Using synthetic division:
```
3/2 | -16 0 100 -72
| -24 -18 63
| -16 -24 82 -9
```
The remainder is -9, indicating that t = 3/2 is not a root.
Step 6: Use numerical methods:
Since the equation is not easily factorable and there are no rational roots, we can use numerical methods like graphing or using a calculator to approximate the solutions.

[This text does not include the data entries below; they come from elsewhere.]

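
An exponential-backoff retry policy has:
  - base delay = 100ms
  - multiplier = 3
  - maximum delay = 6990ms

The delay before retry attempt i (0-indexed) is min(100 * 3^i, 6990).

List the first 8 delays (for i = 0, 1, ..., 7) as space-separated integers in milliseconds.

Answer: 100 300 900 2700 6990 6990 6990 6990

Derivation:
Computing each delay:
  i=0: min(100*3^0, 6990) = 100
  i=1: min(100*3^1, 6990) = 300
  i=2: min(100*3^2, 6990) = 900
  i=3: min(100*3^3, 6990) = 2700
  i=4: min(100*3^4, 6990) = 6990
  i=5: min(100*3^5, 6990) = 6990
  i=6: min(100*3^6, 6990) = 6990
  i=7: min(100*3^7, 6990) = 6990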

To solve the equation -16t^3 + 100t = 72, we need to find the values of t that satisfy the equation. Let's go through the steps to find the solution:
Step 1: Rearrange the equation to bring all terms to one side and set it equal to zero:
-16t^3 + 100t - 72 = 0
Step 2: Check if any factors of the constant term (-72) are also factors of the coefficient of the highest power term (-16). In this case, we have to consider both positive and negative factors of 72 (1, 2, 3, 4, 6, 8, 9, 12, 18, 24, 36, 72) and check if they divide evenly into 16.

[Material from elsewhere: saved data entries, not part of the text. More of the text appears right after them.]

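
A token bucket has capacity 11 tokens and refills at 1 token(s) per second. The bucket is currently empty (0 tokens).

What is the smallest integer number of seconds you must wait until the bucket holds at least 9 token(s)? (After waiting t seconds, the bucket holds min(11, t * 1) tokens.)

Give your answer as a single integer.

Answer: 9

Derivation:
Need t * 1 >= 9, so t >= 9/1.
Smallest integer t = ceil(9/1) = 9.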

Step 3: Test each possible factor in the equation by substituting it for t and checking if the equation is satisfied. If the equation is satisfied, that factor is a solution.

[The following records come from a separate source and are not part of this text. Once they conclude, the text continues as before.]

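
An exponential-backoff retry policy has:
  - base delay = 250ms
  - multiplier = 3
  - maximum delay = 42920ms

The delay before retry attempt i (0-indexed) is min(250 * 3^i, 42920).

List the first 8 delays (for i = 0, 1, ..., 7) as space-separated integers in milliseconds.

Answer: 250 750 2250 6750 20250 42920 42920 42920

Derivation:
Computing each delay:
  i=0: min(250*3^0, 42920) = 250
  i=1: min(250*3^1, 42920) = 750
  i=2: min(250*3^2, 42920) = 2250
  i=3: min(250*3^3, 42920) = 6750
  i=4: min(250*3^4, 42920) = 20250
  i=5: min(250*3^5, 42920) = 42920
  i=6: min(250*3^6, 42920) = 42920
  i=7: min(250*3^7, 42920) = 42920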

Let's start with the positive factors:
For t = 1:
-16(1)^3 + 100(1) - 72 = -16 + 100 - 72 = 12
Since 12 is not equal to 0, t = 1 is not a solution.
For t = 2:
-16(2)^3 + 100(2) - 72 = -128 + 200 - 72 = 0
Since 0 is equal to 0, t = 2 is a solution.
For t = 3:
-16(3)^3 + 100(3) - 72 = -432 + 300 - 72 = -204
Since -204 is not equal to 0, t = 3 is not a solution.
The process continues for the remaining factors.
For the negative factors: (using the same evaluation as above)
t = -1 is not a solution.
t = -2 is not a solution.
t = -3 is not a solution.
Therefore, the only solution to the equation -16t^3 + 100t = 72 is t = 2.